Prove, by vector method, that the diagonals of a parallelogram bisect each other , conversely, if the diagonals of a quadrilateral bisect each other, it is a parallelogram.

To prove that the diagonals of a parallelogram bisect each other and conversely, if the diagonals of a quadrilateral bisect each other, it is a parallelogram, we can use vector algebra. ### Step-by-Step Solution: **Step 1: Define the Points of the Parallelogram** Let the vertices of the parallelogram be denoted as \( A, B, C, D \). The diagonals are \( AC \) and \( BD \). **Step 2: Represent the Points as Vectors** Let the position vectors of points \( A, B, C, \) and \( D \) be represented as \( \vec{a}, \vec{b}, \vec{c}, \) and \( \vec{d} \) respectively. **Step 3: Use the Properties of a Parallelogram** In a parallelogram, we have the property that: \[ \vec{b} - \vec{a} = \vec{c} - \vec{d} \] This implies that: \[ \vec{b} + \vec{d} = \vec{a} + \vec{c} \] **Step 4: Find the Midpoint of the Diagonals** The midpoint \( O \) of diagonal \( AC \) can be expressed as: \[ \vec{o} = \frac{\vec{a} + \vec{c}}{2} \] Similarly, the midpoint \( O \) of diagonal \( BD \) can be expressed as: \[ \vec{o} = \frac{\vec{b} + \vec{d}}{2} \] **Step 5: Set the Midpoints Equal** Since both expressions represent the same point \( O \), we equate them: \[ \frac{\vec{a} + \vec{c}}{2} = \frac{\vec{b} + \vec{d}}{2} \] Multiplying through by 2 gives: \[ \vec{a} + \vec{c} = \vec{b} + \vec{d} \] This shows that the diagonals bisect each other at point \( O \). **Step 6: Prove the Converse** Now, let’s assume that the diagonals \( AC \) and \( BD \) of a quadrilateral bisect each other at point \( O \).

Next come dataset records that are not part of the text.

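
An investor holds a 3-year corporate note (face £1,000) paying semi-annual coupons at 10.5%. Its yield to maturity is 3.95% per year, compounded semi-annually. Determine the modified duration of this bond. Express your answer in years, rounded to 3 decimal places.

Periodic yield y = 0.01975. First find Macaulay duration:
  t   CF        PV=CF/(1+0.01975)^t    t·PV
  1        52.50        51.4832        51.4832
  2        52.50        50.4861       100.9722
  3        52.50        49.5083       148.5250
  4        52.50        48.5495       194.1979
  5        52.50        47.6092       238.0459
  6     1,052.50       935.9655     5,615.7927
  Σ                  1,183.6017     6,349.0169
P = 1,183.6017; Macaulay duration = 6,349.0169 / 1,183.6017 = 5.36415 half-year periods = 2.68207 years.
Modified duration = D_Mac / (1 + y) = 2.68207 / 1.01975 = 2.63013 years.

2.630 years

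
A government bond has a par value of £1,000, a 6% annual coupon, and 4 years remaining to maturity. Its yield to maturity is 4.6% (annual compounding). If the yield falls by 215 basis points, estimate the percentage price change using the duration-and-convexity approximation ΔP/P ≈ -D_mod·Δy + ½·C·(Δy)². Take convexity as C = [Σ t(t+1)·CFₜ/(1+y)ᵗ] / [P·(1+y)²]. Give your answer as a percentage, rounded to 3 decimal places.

+7.946%

With y = 0.046:
  t   CF        PV=CF/(1+0.046)^t    t·PV        t(t+1)·PV
  1        60.00        57.3614        57.3614         114.7228
  2        60.00        54.8388       109.6776         329.0328
  3        60.00        52.4271       157.2814         629.1257
  4     1,060.00       885.4808     3,541.9230      17,709.6151
  Σ                  1,050.1081     3,866.2434      18,782.4963
P = 1,050.1081; D_Mac = 3.68176 yrs; D_mod = 3.51984 yrs; C = 16.34767.
Duration effect: -3.51984 × (-0.0215) = +0.075677
Convexity effect: 0.5 × 16.34767 × (-0.0215)² = +0.0037784
ΔP/P ≈ +0.075677 + 0.0037784 = +0.079455 = +7.9455%.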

This means: \[ \vec{a} + \vec{c} = \vec{b} + \vec{d} \] From this, we can express: \[ \vec{b} - \vec{a} = \vec{c} - \vec{d} \] This implies that: \[ \vec{b} + \vec{d} = \vec{a} + \vec{c} \] Thus, by the properties of vectors, we can conclude that: \[ \text{AB} \parallel \text{CD} \quad \text{and} \quad \text{BC} \parallel \text{AD} \] Since both pairs of opposite sides are parallel, the quadrilateral \( ABCD \) is a parallelogram. ### Conclusion: We have shown that the diagonals of a parallelogram bisect each other and conversely, if the diagonals of a quadrilateral bisect each other, it is a parallelogram.